According to him, technology is already helping to reduce cost factors and all the firms are coming to term with reality and a lot of the measures of the federal government are going to be based on policies to push the envelopes and make sure that the oil companies are monitored and complied.
He said that there is a necessary incentive for those who accept regulatory measures and penalties for those who are stubborn about the process.
He however accepted that there are local issues that are propelling cost such as the Niger Delta crisis, stoppage of production, delay of project approval and others.
Kachikwu said that if the Shale oil threat remains, Nigeria will go to the draw board to see the possibilities of processing its own oil, adding that “exporting crude is like exporting raw materials of agricultural products.
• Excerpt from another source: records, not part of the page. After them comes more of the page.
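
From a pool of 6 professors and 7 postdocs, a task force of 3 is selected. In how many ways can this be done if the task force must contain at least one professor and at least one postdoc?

With no constraint there are C(13,3) = 286 possible selections.
Subtract selections that omit an entire group: no professors → C(7,3) = 35; no postdocs → C(6,3) = 20.
Both groups omitted at once is impossible, so 286 − 55 = 231.

231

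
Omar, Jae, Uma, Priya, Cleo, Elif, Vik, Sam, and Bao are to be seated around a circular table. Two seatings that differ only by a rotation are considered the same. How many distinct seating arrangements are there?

Fix one person's seat to break rotational symmetry; the remaining 8 people can be arranged in (8)! = 40320 ways.

40320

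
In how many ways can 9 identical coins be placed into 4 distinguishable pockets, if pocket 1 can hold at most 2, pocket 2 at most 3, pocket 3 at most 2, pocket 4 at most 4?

10

Without the upper bounds there are C(12,3) = 220 ways to split 9 among 4 pockets.
Subtract solutions that violate a single cap (substitute x_i' = x_i − (cap_i+1)): x_1 ≥ 3 gives C(9,3) = 84; x_2 ≥ 4 gives C(8,3) = 56; x_3 ≥ 3 gives C(9,3) = 84; x_4 ≥ 5 gives C(7,3) = 35. Together 259.
Add back pairs where two caps are both exceeded: 10 + 20 + 4 + 10 + 1 + 4 = 49.
By inclusion–exclusion the count is 220 − 259 + 49 = 10.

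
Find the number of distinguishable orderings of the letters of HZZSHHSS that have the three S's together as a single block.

60

Treat the 3 copies of S as a single block. The multiset to arrange is then {SSS, H, H, H, Z, Z}, 6 items in all.
That gives (6)!/(3!·2!) = 60 arrangements.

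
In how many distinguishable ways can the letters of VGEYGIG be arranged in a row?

Letter multiplicities in VGEYGIG: E×1, G×3, I×1, V×1, Y×1.
Dividing 7! = 5040 by 3! = 6 for the repeated letters gives 840.

840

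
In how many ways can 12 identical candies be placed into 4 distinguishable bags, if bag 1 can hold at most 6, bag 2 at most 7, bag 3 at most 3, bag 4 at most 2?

Without the upper bounds there are C(15,3) = 455 ways to split 12 among 4 bags.
Subtract solutions that violate a single cap (substitute x_i' = x_i − (cap_i+1)): x_1 ≥ 7 gives C(8,3) = 56; x_2 ≥ 8 gives C(7,3) = 35; x_3 ≥ 4 gives C(11,3) = 165; x_4 ≥ 3 gives C(12,3) = 220. Together 476.
Add back pairs where two caps are both exceeded: 0 + 4 + 10 + 1 + 4 + 56 = 75.
By inclusion–exclusion the count is 455 − 476 + 75 = 54.

54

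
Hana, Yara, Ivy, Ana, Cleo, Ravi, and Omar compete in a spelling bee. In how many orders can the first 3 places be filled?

There are 7 choices for 1st place, 6 for 2nd, and 5 for 3rd.
That gives 7 × 6 × 5 = 210.

210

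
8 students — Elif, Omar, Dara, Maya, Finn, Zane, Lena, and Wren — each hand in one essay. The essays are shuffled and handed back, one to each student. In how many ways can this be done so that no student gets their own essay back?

14833

Count assignments avoiding every fixed point. For any j of the 8 students fixed to their own essay, the other 8−j can be arranged in (8−j)! ways.
By inclusion–exclusion this is Σ_{j=0}^{8} (−1)^j C(8,j)·(8−j)!.
Computing: 40320 − 40320 + 20160 − 6720 + 1680 − 336 + 56 − 8 + 1 = 14833.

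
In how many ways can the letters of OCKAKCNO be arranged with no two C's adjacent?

Total arrangements of OCKAKCNO: 8!/(2!·2!·2!) = 5040.
If the two C's are adjacent, glue them into one block, leaving 7 items to arrange: (7)!/(2!·2!) = 1260 ways.
Hence 5040 − 1260 = 3780.

3780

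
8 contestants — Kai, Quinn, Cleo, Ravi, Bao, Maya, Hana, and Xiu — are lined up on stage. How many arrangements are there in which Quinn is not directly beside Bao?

30240

Of the 8! = 40320 arrangements, those with Quinn and Bao adjacent number 2 × 7! = 10080 (treat the pair as a block with 2 internal orders).
Complementary counting: 40320 − 10080 = 30240.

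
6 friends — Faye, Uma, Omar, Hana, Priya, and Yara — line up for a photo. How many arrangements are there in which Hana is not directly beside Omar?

480

There are 6! = 720 arrangements in all. If Hana and Omar are adjacent, merging them into one block gives 2·(5)! = 240 arrangements.
So 720 − 240 = 480 arrangements keep them apart.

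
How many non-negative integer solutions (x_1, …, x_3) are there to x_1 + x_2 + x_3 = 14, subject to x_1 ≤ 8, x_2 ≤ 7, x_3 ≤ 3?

Without the upper bounds there are C(16,2) = 120 ways to split 14 among 3 variables.
Subtract solutions that violate a single cap (substitute x_i' = x_i − (cap_i+1)): x_1 ≥ 9 gives C(7,2) = 21; x_2 ≥ 8 gives C(8,2) = 28; x_3 ≥ 4 gives C(12,2) = 66. Together 115.
Add back pairs where two caps are both exceeded: 0 + 3 + 6 = 9.
By inclusion–exclusion the count is 120 − 115 + 9 = 14.

14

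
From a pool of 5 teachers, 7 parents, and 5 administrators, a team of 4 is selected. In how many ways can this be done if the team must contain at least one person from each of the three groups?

1225

Unrestricted: C(17,4) = 2380 ways to pick any 4 of the 17.
Subtract selections that omit an entire group: no teachers → C(12,4) = 495; no parents → C(10,4) = 210; no administrators → C(12,4) = 495.
Add back selections omitting two groups (i.e. drawn from a single group): C(5,4) + C(7,4) + C(5,4) = 45.
By inclusion–exclusion: 2380 − 1200 + 45 = 1225.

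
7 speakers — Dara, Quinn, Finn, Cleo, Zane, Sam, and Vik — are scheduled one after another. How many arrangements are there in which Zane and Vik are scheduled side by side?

Place the 5 others and the Zane-Vik pair as 6 objects in a line; the pair has 2 internal arrangements.
So the count is 2·(6)! = 1440.

1440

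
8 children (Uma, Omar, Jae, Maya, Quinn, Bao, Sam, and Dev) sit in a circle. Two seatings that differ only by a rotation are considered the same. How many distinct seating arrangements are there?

Fix one person's seat to break rotational symmetry; the remaining 7 people can be arranged in (7)! = 5040 ways.

5040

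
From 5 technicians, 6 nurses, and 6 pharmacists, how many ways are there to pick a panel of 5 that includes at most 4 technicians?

Split by how many technicians are chosen (0 through 4).
Sum: C(5,0)·C(12,5) + C(5,1)·C(12,4) + C(5,2)·C(12,3) + C(5,3)·C(12,2) + C(5,4)·C(12,1) = 792 + 2475 + 2200 + 660 + 60 = 6187.

6187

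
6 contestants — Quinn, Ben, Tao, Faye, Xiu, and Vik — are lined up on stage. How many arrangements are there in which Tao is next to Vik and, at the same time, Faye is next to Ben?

Treat {Tao,Vik} as one block (2 orders) and {Faye,Ben} as another (2 orders).
That leaves 4 units to arrange: 2 × 2 × 4! = 4 × 24 = 96.

96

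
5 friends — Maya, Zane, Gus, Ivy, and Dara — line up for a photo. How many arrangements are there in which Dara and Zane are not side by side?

72

Of the 5! = 120 arrangements, those with Dara and Zane adjacent number 2 × 4! = 48 (treat the pair as a block with 2 internal orders).
So 120 − 48 = 72 arrangements keep them apart.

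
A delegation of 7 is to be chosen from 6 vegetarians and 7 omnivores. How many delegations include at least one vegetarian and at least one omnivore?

Total 7-person selections from all 13: C(13,7) = 1716.
Selections missing a whole group: no vegetarians → C(7,7) = 1; no omnivores → C(6,7) = 0.
Both groups omitted at once is impossible, so 1716 − 1 = 1715.

1715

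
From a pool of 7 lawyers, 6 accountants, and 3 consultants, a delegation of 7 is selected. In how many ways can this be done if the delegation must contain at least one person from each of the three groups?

With no constraint there are C(16,7) = 11440 possible selections.
Selections missing a whole group: no lawyers → C(9,7) = 36; no accountants → C(10,7) = 120; no consultants → C(13,7) = 1716.
Add back selections omitting two groups (i.e. drawn from a single group): C(7,7) + C(6,7) + C(3,7) = 1.
By inclusion–exclusion: 11440 − 1872 + 1 = 9569.

9569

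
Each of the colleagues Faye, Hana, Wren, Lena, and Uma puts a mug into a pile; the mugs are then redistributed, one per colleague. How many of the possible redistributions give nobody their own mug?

44

Count assignments avoiding every fixed point. For any j of the 5 colleagues fixed to their own mug, the other 5−j can be arranged in (5−j)! ways.
By inclusion–exclusion this is Σ_{j=0}^{5} (−1)^j C(5,j)·(5−j)!.
Computing: 120 − 120 + 60 − 20 + 5 − 1 = 44.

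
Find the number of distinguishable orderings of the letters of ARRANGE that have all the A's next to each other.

360

Treat the 2 copies of A as a single block. The multiset to arrange is then {AA, E, G, N, R, R}, 6 items in all.
That gives (6)!/(2!) = 360 arrangements.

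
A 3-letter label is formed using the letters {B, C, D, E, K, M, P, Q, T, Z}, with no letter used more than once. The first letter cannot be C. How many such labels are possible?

648

The first letter has 10−1 = 9 choices (anything except C).
The remaining 2 letters are filled from the other 9 symbols without repetition: 9 × 8 = 72.
Total: 9 × 72 = 648.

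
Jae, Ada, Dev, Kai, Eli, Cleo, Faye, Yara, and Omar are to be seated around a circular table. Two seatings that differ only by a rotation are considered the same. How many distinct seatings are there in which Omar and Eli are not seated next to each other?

30240

Without the restriction there are (8)! = 40320 seatings.
Seatings with Omar beside Eli: treat them as a block with 2 internal orders, giving 2 × (7)! = 10080.
Subtracting, 40320 − 10080 = 30240.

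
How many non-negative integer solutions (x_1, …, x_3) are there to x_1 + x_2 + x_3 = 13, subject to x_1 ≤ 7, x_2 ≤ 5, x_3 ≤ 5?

Ignoring the caps, the number of non-negative solutions to x_1+…+x_3 = 13 is C(15,2) = 105.
Subtract solutions that violate a single cap (substitute x_i' = x_i − (cap_i+1)): x_1 ≥ 8 gives C(7,2) = 21; x_2 ≥ 6 gives C(9,2) = 36; x_3 ≥ 6 gives C(9,2) = 36. Together 93.
Add back pairs where two caps are both exceeded: 0 + 0 + 3 = 3.
By inclusion–exclusion the count is 105 − 93 + 3 = 15.

15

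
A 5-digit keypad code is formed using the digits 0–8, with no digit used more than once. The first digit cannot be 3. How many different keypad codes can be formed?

13440

The first digit has 9−1 = 8 choices (anything except 3).
The remaining 4 digits are filled from the other 8 symbols without repetition: 8 × 7 × 6 × 5 = 1680.
Total: 8 × 1680 = 13440.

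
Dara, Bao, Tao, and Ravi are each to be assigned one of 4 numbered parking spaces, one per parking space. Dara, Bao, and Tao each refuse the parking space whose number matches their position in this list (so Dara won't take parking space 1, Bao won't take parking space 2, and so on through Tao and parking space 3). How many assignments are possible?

11

Let Aᵢ (for i ∈ {1, 2, 3}) be the placements that put person i in their forbidden parking space. Any j of these fix j positions, leaving (4−j)! ways to fill the rest, and there are C(3,j) ways to pick which j.
By inclusion–exclusion, the number of valid placements is Σ_{j=0}^{3} (−1)^j C(3,j)·(4−j)!.
Computing: 24 − 18 + 6 − 1 = 11.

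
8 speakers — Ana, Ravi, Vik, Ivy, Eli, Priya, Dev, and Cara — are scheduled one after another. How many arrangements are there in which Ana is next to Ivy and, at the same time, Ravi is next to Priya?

2880

Treat {Ana,Ivy} as one block (2 orders) and {Ravi,Priya} as another (2 orders).
That leaves 6 units to arrange: 2 × 2 × 6! = 4 × 720 = 2880.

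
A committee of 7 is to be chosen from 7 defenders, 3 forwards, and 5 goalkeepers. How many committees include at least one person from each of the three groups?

With no constraint there are C(15,7) = 6435 possible selections.
Selections missing a whole group: no defenders → C(8,7) = 8; no forwards → C(12,7) = 792; no goalkeepers → C(10,7) = 120.
Add back selections omitting two groups (i.e. drawn from a single group): C(7,7) + C(3,7) + C(5,7) = 1.
By inclusion–exclusion: 6435 − 920 + 1 = 5516.

5516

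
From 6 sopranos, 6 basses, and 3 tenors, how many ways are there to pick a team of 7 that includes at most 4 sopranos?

6210

Split by how many sopranos are chosen (0 through 4).
Sum: C(6,0)·C(9,7) + C(6,1)·C(9,6) + C(6,2)·C(9,5) + C(6,3)·C(9,4) + C(6,4)·C(9,3) = 36 + 504 + 1890 + 2520 + 1260 = 6210.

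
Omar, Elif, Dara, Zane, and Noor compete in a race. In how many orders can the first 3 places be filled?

This is an ordered selection of 3 from 5: P(5,3).
That gives 5 × 4 × 3 = 60.

60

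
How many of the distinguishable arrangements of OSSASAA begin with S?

60

With the first slot taken by S, it remains to arrange the other 6 letters (OSASAA).
Those 6 letters have A appearing 3 times and S appearing twice, giving (6)!/(3!·2!) = 60.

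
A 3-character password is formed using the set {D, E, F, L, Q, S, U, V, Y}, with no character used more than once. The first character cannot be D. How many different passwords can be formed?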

I like to see a policy where all oil companies will begin to refine heavily, process heavily and take out the finished products. I am hoping that by the time we are getting to those doing local production, local processing and refining would have improved to a level when the price can no longer be a problem. ”
Asked whether the petrol scarcity in Abuja will return owning to the conclusion of the summit, he said that the summit could not hold forever.
He noted that there was no hope that the fuel scarcity situation would change completely, although the Nigerian National Petroleum Corporation (NNPC) has been working hard to cushion the situation apart form the directive he gave it to flood Abuja with product during the summit.
The minister putting the question whether the scarcity has gone for good to himself, he replied “I don’t think so. I don’t think so because there are some importation that are taking goalie there and there are reserves that are being rebuild, . But I think what they have done is to manage some logistic angle somewhere there.”
Kachikwu however expressed hope that as March approaches products are going to become cheaper because of the summer issue. Some marketers who have efficiency issue might begin to bring in new cargoes to supplement.
He added that perhaps before them some of the resolutions reached with Mr. President would have been approved to give NNPC the leeway in terms of addressing issues. I am hoping that it is not going to come back.”
He said that the marginal field policy is still subsisting but there is need for approval from Petroleum Minister, who is to sign it up. Mr. President. He submitted that “I do not have the authority to jump into marginal crude.”
He said that new tranches of cash call arrears arose because NNPC did not finished the exiting process in February but December last year and the cash call policy continued while government was working out the exiting process which added more arrears.
On modular refineries, he said if the refiners chose to pay in local currency they will pay at the prevailing exchange rate.
Kachikwu noted that although the oil belongs to the federal government, but the federal government does not have the right to change to the price.
He said that since they are producing new the source of crude, it means a reduction in the cost of transportation which is a huge cost in the production value chain.
According to him, some Nigerians are still of the belief that the sector is still having transparency issues, adding that confidence will impact on the sector once it is completely transparent.